Apparently the corolla color varying from white to pink is not of taxonomic importance. It is reported that white flowers take on a pinkish hue as they age.

==Distribution==

In the Southwestern United States, Pinaropappus roseus occurs in the states of Arizona, New Mexico, Oklahoma and Texas. In Mexico it is found nearly throughout, except in the Baja California Peninsula and the Yucatan Peninsula.

==Habitat==

In the USA, Pinaropappus roseus occurs in open limestone areas, along roads, on cliffs and in open grassy flats at elevations from 50–2600 m. In highland central Mexico it occurs in secondary vegetation derived from various vegetation types, and sometimes in disturbed, weedy areas up to 2900 m in elevation.

==Flowering time==

Pinaropappus roseus flowers open in early morning and may close by midmorning. In central Mexico the species can be found flowering throughout the year, but mainly from April to September.

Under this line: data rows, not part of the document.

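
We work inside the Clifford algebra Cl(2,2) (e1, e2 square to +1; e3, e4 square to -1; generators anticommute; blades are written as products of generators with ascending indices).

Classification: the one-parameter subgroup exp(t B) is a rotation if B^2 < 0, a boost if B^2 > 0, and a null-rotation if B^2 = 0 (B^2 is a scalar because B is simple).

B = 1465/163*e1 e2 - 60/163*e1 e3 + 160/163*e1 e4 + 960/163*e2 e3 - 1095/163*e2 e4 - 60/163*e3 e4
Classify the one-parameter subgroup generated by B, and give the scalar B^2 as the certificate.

B^2 term by term: the squares give (1465/163)^2*(e1 e2)^2 + (-60/163)^2*(e1 e3)^2 + (160/163)^2*(e1 e4)^2 + (960/163)^2*(e2 e3)^2 + (-1095/163)^2*(e2 e4)^2 + (-60/163)^2*(e3 e4)^2 = 2146225/26569*(-1) + 3600/26569*(+1) + 25600/26569*(+1) + 921600/26569*(+1) + 1199025/26569*(+1) + 3600/26569*(-1) = 0 (each basis 2-blade squares to minus the product of its generators' squares); cross terms between blades sharing an index anticommute and cancel; the commuting (index-disjoint) pairs give grade-4 terms 2*c*c'*(blade product), which cancel blade by blade — e1 e2 e3 e4: -175800/26569 - 131400/26569 + 307200/26569 = 0 — confirming B is simple. So B^2 = 0.
Answer: null-rotation, certificate B^2 = 0. Key observation: B^2 = 0 is a conjugation invariant, so its sign decides the class regardless of the surface form of B.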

==In traditional medicine==

In the Sierra Norte de Oaxaca region of Mexico's Oaxaca state, where Pinaropappus roseus is known as espule, chipule, or chipulillo, it is used to treat vomiting and measles. In Oaxaca and Puebla states also it is used for skin problems, especially rashes on newborn babies. For this latter use the entire plant is boiled and the water is used to bathe the baby. After bathing the baby is given a "tea" prepared from the leaves, with a little sugar added to counter the bitter taste. In Morelos state, the plant's white sap is applied to white blotches which appear on the face and hands.

==Taxonomy==

In 1832 Christian Friedrich Lessing formally named and described Pinaropappus roseus as he erected a new genus for it, Pinaropappus. In 1830 Lessing himself had described the new species Achyrophorus roseus, upon which in 1832 Pinaropappus roseus was based. In establishing Pinaropappus he noted that it was different from Achyrophorus because of its species' hairy, sordid, and not manifestly pale-colored pappus. Later Achyrophorus was lumped into the genus Hypochaeris.

===Infraspecies===

In 2026, these two varieties were accepted:

- Pinaropappus roseus var. maculatus McVaugh -- in the Mexican states of Coahuila and Nuevo León
- Pinaropappus roseus var. roseus -- range of the species

===Etymology===
The genus name Pinaropappus derives from the Greek pinario meaning "dirty, squalid," plus pappos, thus the genus name alludes to the dingy color the taxon's pappuses.

The species name roseus is based on the Latin roseus, one definition of which is "rose-colored, red." This alludes to the pink hue of many corollas of the species.